US researchers said Tuesday they have developed a potential gene test for identifying acute rejection in kidney transplant patients, a finding that could eventually replace the need for biopsies.
Acute rejection after kidney transplantation occurs in about 15 percent to 20 percent of patients, even when they are treated with immunosuppressive medications.
Rejection is usually heralded by an increase in the patient's serum creatinine, a marker of kidney function, and a kidney biopsy is then performed to confirm whether rejection is taking place.

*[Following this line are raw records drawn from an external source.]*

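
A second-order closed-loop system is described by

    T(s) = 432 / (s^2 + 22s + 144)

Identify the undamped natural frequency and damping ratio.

ωₙ = 12 rad/s, ζ ≈ 0.9167

Compare the denominator to the standard form s^2 + 2ζωₙs + ωₙ².
ωₙ² = 144, so ωₙ = 12 rad/s.
2ζωₙ = 22, so ζ = 22/(2·12) ≈ 0.9167.
With ζ = 0.9167 the response is underdamped.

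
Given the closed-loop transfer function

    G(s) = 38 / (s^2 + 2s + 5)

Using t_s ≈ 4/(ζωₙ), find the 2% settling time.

t_s ≈ 4 s

Comparing s^2 + 2s + 5 to s^2 + 2ζωₙs + ωₙ²: ωₙ = √5 ≈ 2.236 rad/s and ζ = 2/(2·√5) ≈ 0.4472.
ζωₙ = 2/2 = 1, so t_s ≈ 4/(ζωₙ) = 4/1 = 4 s.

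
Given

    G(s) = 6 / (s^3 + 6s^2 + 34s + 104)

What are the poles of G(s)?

The poles are the roots of the denominator s^3 + 6s^2 + 34s + 104 = 0.
Trying s = -4: the polynomial evaluates to 0, so (s + 4) is a factor.
Dividing out leaves s^2 + 2s + 26 = 0.
The quadratic formula then gives s = -1 ± 5j.

s = -4, -1 ± 5j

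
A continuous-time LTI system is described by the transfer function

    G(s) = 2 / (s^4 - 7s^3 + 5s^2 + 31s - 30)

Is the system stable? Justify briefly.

unstable

The denominator s^4 - 7s^3 + 5s^2 + 31s - 30 factors as (s - 3)(s - 1)(s + 2)(s - 5), giving poles at s = 3, 1, -2, 5.
Since the pole(s) at s = 3, 1, 5 lie in the right half-plane, the system is unstable.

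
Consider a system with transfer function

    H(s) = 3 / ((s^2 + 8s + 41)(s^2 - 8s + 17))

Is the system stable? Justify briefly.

The poles can be read from the denominator factors: s = -4 + 5j, -4 - 5j, 4 + j, 4 - j.
Since the pole(s) at s = 4 + j, 4 - j lie in the right half-plane, the system is unstable.

unstable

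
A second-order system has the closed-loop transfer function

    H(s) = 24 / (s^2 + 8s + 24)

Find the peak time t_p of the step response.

Comparing s^2 + 8s + 24 to s^2 + 2ζωₙs + ωₙ²: ωₙ = √24 ≈ 4.899 rad/s and ζ = 8/(2·√24) ≈ 0.8165.
ζωₙ = 8/2 = 4, so ω_d = ωₙ√(1−ζ²) = √(ωₙ² − (ζωₙ)²) = √(24 − 4²) = √8 ≈ 2.828 rad/s.
t_p = π/ω_d = π/2.828 ≈ 1.111 s.

t_p ≈ 1.111 s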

However, elevated creatinine is not sufficiently sensitive to identify all early rejection or specific enough to prevent some unnecessary kidney biopsies, so a noninvasive means of identifying acute rejection is needed, according to researchers from the University of California San Francisco.
For the new study, the researchers used an assay called quantitative polymerase chain reaction to measure the expression of 43 genes whose expression levels change during acute kidney rejection in blood samples collected from patients who had had a kidney transplant.
Using a training set of 143 samples and statistical analyses, the researchers identified a 17-gene set called kSORT that discriminated between patients with and without acute rejection detected by kidney biopsy.
The 17-gene set correctly identified 39 of the samples taken from 47 patients with acute rejection as being from patients with acute rejection, and 87 of 96 samples from patients without acute rejection as being from patients without acute rejection.
The researchers also found that the gene set was able to predict acute rejection up to three months before detection by biopsy, independent of age, time after transplant and sample source.
"The kSORT assay has the potential to become a simple, robust, and clinically applicable blood test," the researchers concluded.
The study was published in the US journal PLOS Medicine.